TePI: Jangan Terlalu Percaya Pada Parpol Penolak UU Cipta Kerja

Rancah.com –  Ada dua partai besar yang menolak UU Cipta Kerja yakni PKS dan Demokrat bahkan dua partai ini mendapatkan banyak sanjungan sesaat setelah UU Cipta Kerja di sahkan. Namun, menurut TEPI (Komite Pemilih Indonesia) Jeirry Sumampow menyarankan agar masyarakat jangan terlalu cepat dan mudah untuk percaya kepada para partai yang menyatakan menolak UU Cipta Kerja. Menurut Koordinator TEPI Itu, penolakan itu cenderung hanya untuk cari panggung saja dan pencitraan.

Jeirry mengatakan bahwa jika memang benar-benar mereka menolak UU Cipta Kerja, mengapa tidak dari dulu secara getol mengatakan bahwa mereka menolak namun penolakan seperti terlihat ketika di ujung prosesnya saja.

“Kalau benar-benar menolak, kenapa tidak dari awal. Kenapa saat proses tidak ada suara, lalu diujung pas pengesahaan, baru menolak,” kata Jeirry dalam diskusi bertema Pilkada, Omnibus Law dan Kala Elite Golkar Menantang Tidak Dipilih di Jakarta, Minggu (11/10/2020).

Ia menambahkan bahwa sebuah perjuangan itu seharusnya harus benar-benar juru dan betul betul tulus. Tentu yang namanya perjuangan haruslah mengikuti semua proses yang dilalui, bukan hanya bertindak di ujung ketika proses itu akan berakhir, kemungkinan untuk hanya mengambil keuntungan dari gelombang penolakan dimasyarakat bisa terjadi.

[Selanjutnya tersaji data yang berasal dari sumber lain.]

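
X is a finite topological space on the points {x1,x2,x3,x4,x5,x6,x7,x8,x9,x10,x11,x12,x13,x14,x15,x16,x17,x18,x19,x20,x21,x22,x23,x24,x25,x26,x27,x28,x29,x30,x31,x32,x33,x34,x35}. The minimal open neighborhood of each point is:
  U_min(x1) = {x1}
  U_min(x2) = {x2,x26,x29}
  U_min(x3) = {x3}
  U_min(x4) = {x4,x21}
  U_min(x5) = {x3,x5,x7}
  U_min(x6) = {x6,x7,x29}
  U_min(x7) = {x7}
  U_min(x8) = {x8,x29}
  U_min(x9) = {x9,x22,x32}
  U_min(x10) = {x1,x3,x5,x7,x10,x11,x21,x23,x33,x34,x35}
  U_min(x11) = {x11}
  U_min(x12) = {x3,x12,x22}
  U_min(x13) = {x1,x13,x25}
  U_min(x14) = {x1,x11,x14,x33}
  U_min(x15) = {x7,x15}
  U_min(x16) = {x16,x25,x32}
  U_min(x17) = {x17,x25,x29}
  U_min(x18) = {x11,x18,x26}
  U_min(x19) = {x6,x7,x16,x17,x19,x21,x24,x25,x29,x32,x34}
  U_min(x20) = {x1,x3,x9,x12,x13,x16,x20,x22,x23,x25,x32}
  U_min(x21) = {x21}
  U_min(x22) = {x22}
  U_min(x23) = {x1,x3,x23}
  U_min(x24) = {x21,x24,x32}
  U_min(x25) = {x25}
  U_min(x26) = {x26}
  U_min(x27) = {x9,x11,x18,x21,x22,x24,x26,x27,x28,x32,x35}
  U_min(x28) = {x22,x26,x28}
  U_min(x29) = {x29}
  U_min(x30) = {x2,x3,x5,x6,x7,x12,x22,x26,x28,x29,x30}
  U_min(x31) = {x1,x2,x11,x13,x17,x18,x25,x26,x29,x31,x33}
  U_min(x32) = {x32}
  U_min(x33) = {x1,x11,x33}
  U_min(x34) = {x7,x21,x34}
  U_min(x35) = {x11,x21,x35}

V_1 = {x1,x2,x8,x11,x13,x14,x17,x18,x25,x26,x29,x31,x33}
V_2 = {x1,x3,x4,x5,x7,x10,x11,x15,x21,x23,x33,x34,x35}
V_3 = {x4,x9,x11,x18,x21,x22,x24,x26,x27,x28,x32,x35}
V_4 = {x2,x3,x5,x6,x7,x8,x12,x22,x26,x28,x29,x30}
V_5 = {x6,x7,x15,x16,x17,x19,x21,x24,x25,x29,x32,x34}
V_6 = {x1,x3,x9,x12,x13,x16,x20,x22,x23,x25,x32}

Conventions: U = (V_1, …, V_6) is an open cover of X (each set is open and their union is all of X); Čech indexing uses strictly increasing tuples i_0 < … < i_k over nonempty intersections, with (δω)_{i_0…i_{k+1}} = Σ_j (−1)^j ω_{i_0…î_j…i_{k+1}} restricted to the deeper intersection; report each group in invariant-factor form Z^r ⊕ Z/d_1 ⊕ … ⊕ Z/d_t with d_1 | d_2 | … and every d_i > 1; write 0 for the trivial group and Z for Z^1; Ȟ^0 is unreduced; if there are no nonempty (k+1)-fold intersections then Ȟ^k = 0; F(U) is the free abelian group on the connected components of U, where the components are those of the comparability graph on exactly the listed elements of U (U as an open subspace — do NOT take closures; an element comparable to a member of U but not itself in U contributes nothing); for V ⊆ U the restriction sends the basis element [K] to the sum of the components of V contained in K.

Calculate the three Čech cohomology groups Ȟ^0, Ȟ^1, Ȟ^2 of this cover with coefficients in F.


nonempty intersections:
  V12={x1,x11,x33} V13={x11,x18,x26} V14={x2,x8,x26,x29} V15={x17,x25,x29} V16={x1,x13,x25} V23={x4,x11,x21,x35} V24={x3,x5,x7} V25={x7,x15,x21,x34} V26={x1,x3,x23} V34={x22,x26,x28} V35={x21,x24,x32} V36={x9,x22,x32} V45={x6,x7,x29} V46={x3,x12,x22} V56={x16,x25,x32}
  V123={x11} V126={x1} V134={x26} V145={x29} V156={x25} V235={x21} V245={x7} V246={x3} V346={x22} V356={x32}
components per intersection:
  V1: {x1,x2,x8,x11,x13,x14,x17,x18,x25,x26,x29,x31,x33}
  V2: {x1,x3,x4,x5,x7,x10,x11,x15,x21,x23,x33,x34,x35}
  V3: {x4,x9,x11,x18,x21,x22,x24,x26,x27,x28,x32,x35}
  V4: {x2,x3,x5,x6,x7,x8,x12,x22,x26,x28,x29,x30}
  V5: {x6,x7,x15,x16,x17,x19,x21,x24,x25,x29,x32,x34}
  V6: {x1,x3,x9,x12,x13,x16,x20,x22,x23,x25,x32}
  V12: {x1,x11,x33}
  V13: {x11,x18,x26}
  V14: {x2,x8,x26,x29}
  V15: {x17,x25,x29}
  V16: {x1,x13,x25}
  V23: {x4,x11,x21,x35}
  V24: {x3,x5,x7}
  V25: {x7,x15,x21,x34}
  V26: {x1,x3,x23}
  V34: {x22,x26,x28}
  V35: {x21,x24,x32}
  V36: {x9,x22,x32}
  V45: {x6,x7,x29}
  V46: {x3,x12,x22}
  V56: {x16,x25,x32}
  V123: {x11}
  V126: {x1}
  V134: {x26}
  V145: {x29}
  V156: {x25}
  V235: {x21}
  V245: {x7}
  V246: {x3}
  V346: {x22}
  V356: {x32}
C dims 6,15,10; δ0: rk 5, SNF 1^5; δ1: rk 10, SNF 1^9·2
Ȟ^0: (6−5)−0=1 ⇒ Z
Ȟ^1: (15−10)−5=0 ⇒ 0
Ȟ^2: (10−0)−10=0 plus torsion [2] ⇒ Z/2

Ȟ^0(U;F) ≅ Z, Ȟ^1(U;F) ≅ 0 and Ȟ^2(U;F) ≅ Z/2


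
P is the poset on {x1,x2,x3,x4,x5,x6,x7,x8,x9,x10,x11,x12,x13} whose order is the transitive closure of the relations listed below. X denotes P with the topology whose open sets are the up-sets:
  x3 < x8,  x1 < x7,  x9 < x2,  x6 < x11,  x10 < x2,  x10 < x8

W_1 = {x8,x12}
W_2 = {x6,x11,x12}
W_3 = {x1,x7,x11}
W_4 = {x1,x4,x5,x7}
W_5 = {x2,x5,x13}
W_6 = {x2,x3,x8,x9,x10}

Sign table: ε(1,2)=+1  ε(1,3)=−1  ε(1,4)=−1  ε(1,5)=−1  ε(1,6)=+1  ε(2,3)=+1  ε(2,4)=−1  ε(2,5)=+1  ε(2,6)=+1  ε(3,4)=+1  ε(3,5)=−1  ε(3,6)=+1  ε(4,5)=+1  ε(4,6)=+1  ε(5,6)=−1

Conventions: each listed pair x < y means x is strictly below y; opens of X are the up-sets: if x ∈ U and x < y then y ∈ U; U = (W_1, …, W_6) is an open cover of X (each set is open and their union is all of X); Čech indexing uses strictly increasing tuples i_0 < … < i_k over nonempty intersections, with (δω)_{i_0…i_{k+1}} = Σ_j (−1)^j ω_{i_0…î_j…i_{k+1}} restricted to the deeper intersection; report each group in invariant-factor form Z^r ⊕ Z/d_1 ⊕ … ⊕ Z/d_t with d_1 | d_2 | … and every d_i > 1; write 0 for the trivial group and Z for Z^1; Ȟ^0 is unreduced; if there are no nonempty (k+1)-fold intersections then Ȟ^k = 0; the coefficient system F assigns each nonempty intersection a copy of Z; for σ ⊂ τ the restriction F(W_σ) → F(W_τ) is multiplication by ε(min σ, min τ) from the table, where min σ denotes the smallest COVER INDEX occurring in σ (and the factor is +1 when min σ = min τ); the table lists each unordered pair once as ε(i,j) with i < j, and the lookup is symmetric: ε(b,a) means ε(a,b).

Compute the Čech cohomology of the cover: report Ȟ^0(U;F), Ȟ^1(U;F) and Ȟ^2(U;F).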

“Jangan lekas percaya pada Parpol yang menolak karena bisa saja untuk pencitraan,” tegas Jeirry. Seperti diketahui, PKS dan Demokrat adalah dua partai yang menolak UU Cipta Kerja.

Tidak hanya soal partai, namun ia juga mengatakan hal yang sama kepada para kepala daerah yang berteriak setelah UU Cipta Kerja. Jeirry mengatakan itu bisa saja hanya cari panggung.

Dia juga menilai sama terhadap para kepala daerah yang melakukan penolakan. Tindakan tersebut juga bentuk pencitraan karena hanya berteriak di ujung.

“Kalau mau dari awal, saat RUU mulai dibahas. Kasih masukan ke pemerintah pusat atau DPR. Bukan saat marak unjuk rasa baru turun. Itu cari panggung namanya,” tutur Jeirry.